The Doctor bounded up onto the chair and peered out of the skylight. ‘Good, it’s here. Thought so.’ He jumped down again, his face set in an expression of determination.

‘Why should my Doctor leave?’ Adric asked. ‘He was here first.’

The Doctor and Forrester hadn’t heard, or were pretending nor to.

‘Do you know what it is, then?’ she was asking.

‘We have to get down there,’ the Doctor said evasively.

‘The door’s locked,’ Adric told him. ‘We’ll need the sonic screwdriver.’

‘Oh no we won’t.’ He moved over to the keypad and tapped one of the controls. The door slid open. The Doctor looked back over his shoulder, grinning. ‘When in doubt, always press the big green button.’

‘Camera Twelve: Booking Office. Look at her. She’s not concealing any weaponry, that’s for sure.’

Adjudicator Haigh twisted one of the dials on his console and the bare back of the young woman lurched toward him. Adjudicator Lewis returned to study the same image on his own monitor. The girl in question wore a full-length dress in green silk. It was low-cut at the back, any lower and she would be facing an indecency charge.

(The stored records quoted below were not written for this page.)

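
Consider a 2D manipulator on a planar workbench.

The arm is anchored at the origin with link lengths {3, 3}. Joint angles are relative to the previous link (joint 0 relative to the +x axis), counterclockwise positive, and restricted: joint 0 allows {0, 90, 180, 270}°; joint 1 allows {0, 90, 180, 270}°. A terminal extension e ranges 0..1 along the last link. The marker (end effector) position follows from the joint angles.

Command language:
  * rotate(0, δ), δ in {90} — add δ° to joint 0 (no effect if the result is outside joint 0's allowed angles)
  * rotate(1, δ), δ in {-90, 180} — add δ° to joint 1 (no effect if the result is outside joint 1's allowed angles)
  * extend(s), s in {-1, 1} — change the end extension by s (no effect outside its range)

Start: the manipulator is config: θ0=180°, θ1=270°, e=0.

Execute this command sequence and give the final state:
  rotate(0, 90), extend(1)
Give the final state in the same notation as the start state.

config: θ0=270°, θ1=270°, e=1

start: config: θ0=180°, θ1=270°, e=0
step 1 (rotate(0, 90)): config: θ0=270°, θ1=270°, e=0
step 2 (extend(1)): config: θ0=270°, θ1=270°, e=1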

On a planet with an Arctic climate there weren’t too many dresses like that, even in the buildings with climate control. She was petite with a finishing-school walk.

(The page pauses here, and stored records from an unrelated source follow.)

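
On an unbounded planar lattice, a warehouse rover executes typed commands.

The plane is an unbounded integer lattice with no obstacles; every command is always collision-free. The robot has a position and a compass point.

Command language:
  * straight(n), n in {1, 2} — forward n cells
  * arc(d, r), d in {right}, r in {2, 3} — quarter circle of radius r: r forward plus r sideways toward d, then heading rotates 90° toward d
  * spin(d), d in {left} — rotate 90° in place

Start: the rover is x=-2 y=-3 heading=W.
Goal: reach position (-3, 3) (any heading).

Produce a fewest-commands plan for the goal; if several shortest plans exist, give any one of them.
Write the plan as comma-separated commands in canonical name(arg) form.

from: x=-2 y=-3 heading=W
[1] after arc(right, 3): x=-5 y=0 heading=N
[2] after straight(1): x=-5 y=1 heading=N
[3] after arc(right, 2): x=-3 y=3 heading=E
shorter routes all fall short; 3 is best.

arc(right, 3), straight(1), arc(right, 2)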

‘She looks good from the back,’ Haigh confirmed. ‘But that’s no guide. Some of the ugliest women I know look good from the back. Remember that gorgeous blonde who turned out to be a Maalri? Lovely bum, but the face of a warthog.’ Lewis wondered, not for the first time, how his colleague had passed the rigorous psychological profiling at the Academy. He also worried briefly about neglecting their duties – they were meant to be on the lookout for terrorists and illegal aliens – but then he remembered the banks of computers behind him that were covertly sweeping the entire complex for guns and bombs. If any Adamists made it into the terminal, then Haigh and Lewis would the last to find out – the computers informed Security Command before getting around to them.

Looking out for pretty girls was one of the more entertaining ways of passing the time while nanoprocessors did your job for you. Besides, there hadn’t been any Adamist attacks here for over a year.

The girl turned around, and smiled at something. The dress wasn’t as low-cut at the front, not quite, but it shimmered around her as she moved.

‘OK, I admit it, she’s beautiful,’ Haigh said.